This study presents a new startup investment decision support model (SIDSM) that is specifically designed to mitigate the inherent challenges of class imbalance and uncertainty in startup investment decisions.
Based on financial and structural indicators sourced from the Crunchbase database, the proposed model incorporates a multi-stage methodology. First, a systematic feature selection process integrating SHAP, Boruta and Elbow methods is used to retain informative features. Subsequently, uncertainty estimates are calculated at the feature and observation levels using the Shannon-Entropy and DeepGini metric and included in XGBoost's learning process through a user-defined loss function and a label-distribution-aware margin (LDAM) integration. Cuckoo Search meta-heuristic algorithm is used to optimize the hyperparameters to ensure model robustness, and a class-based threshold optimization is used to optimize decision boundaries.
The experimental findings demonstrate that SIDSM outperforms the baseline models, achieving a macro F1-score of 89.47% and more stable minority class detection, thereby indicating its potential to support startup investment decisions in a reliable, transparent and evidence-driven manner under class imbalance.

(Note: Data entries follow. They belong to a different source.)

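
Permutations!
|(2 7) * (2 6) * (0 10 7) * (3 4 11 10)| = 8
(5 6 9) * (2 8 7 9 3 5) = (2 8 7 9)(3 5 6) = [0, 1, 8, 5, 4, 6, 3, 9, 7, 2]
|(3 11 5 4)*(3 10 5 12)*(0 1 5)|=15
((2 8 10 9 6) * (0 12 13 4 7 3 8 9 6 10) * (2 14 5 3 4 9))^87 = [5, 1, 2, 6, 7, 10, 13, 4, 14, 0, 12, 11, 3, 8, 9] = (0 5 10 12 3 6 13 8 14 9)(4 7)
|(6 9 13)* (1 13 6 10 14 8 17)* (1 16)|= 14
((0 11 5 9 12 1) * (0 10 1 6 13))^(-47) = (0 5 12 13 11 9 6)(1 10) = [5, 10, 2, 3, 4, 12, 0, 7, 8, 6, 1, 9, 13, 11]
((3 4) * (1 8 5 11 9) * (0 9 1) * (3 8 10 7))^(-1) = (0 9)(1 11 5 8 4 3 7 10) = [9, 11, 2, 7, 3, 8, 6, 10, 4, 0, 1, 5]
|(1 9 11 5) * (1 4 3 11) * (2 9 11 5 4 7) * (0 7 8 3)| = 21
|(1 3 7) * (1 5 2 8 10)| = |(1 3 7 5 2 8 10)| = 7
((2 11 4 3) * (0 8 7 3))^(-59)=(0 2 8 11 7 4 3)=[2, 1, 8, 0, 3, 5, 6, 4, 11, 9, 10, 7]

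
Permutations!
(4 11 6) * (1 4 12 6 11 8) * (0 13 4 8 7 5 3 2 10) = (0 13 4 7 5 3 2 10)(1 8)(6 12) = [13, 8, 10, 2, 7, 3, 12, 5, 1, 9, 0, 11, 6, 4]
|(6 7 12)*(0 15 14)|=|(0 15 14)(6 7 12)|=3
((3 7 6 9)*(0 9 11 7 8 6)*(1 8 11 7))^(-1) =(0 7 6 8 1 11 3 9) =[7, 11, 2, 9, 4, 5, 8, 6, 1, 0, 10, 3]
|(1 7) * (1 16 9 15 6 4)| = |(1 7 16 9 15 6 4)| = 7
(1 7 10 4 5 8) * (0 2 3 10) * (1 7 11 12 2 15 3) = (0 15 3 10 4 5 8 7)(1 11 12 2) = [15, 11, 1, 10, 5, 8, 6, 0, 7, 9, 4, 12, 2, 13, 14, 3]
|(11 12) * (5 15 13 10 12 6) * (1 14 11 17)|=|(1 14 11 6 5 15 13 10 12 17)|=10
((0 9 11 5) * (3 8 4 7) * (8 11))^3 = [4, 1, 2, 0, 11, 8, 6, 5, 3, 7, 10, 9] = (0 4 11 9 7 5 8 3)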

This study proposes a novel, data-conscious and holistic approach to the methodological limitations of traditional classification approaches. By integrating feature explanatory power and observation-based uncertainties into the learning process, rather than relying solely on error-driven optimization, the model becomes sensitive to uncertainty, captures difficult-to-learn and minority-class patterns better and provides a highly robust and explainable framework for startup investment decision-making.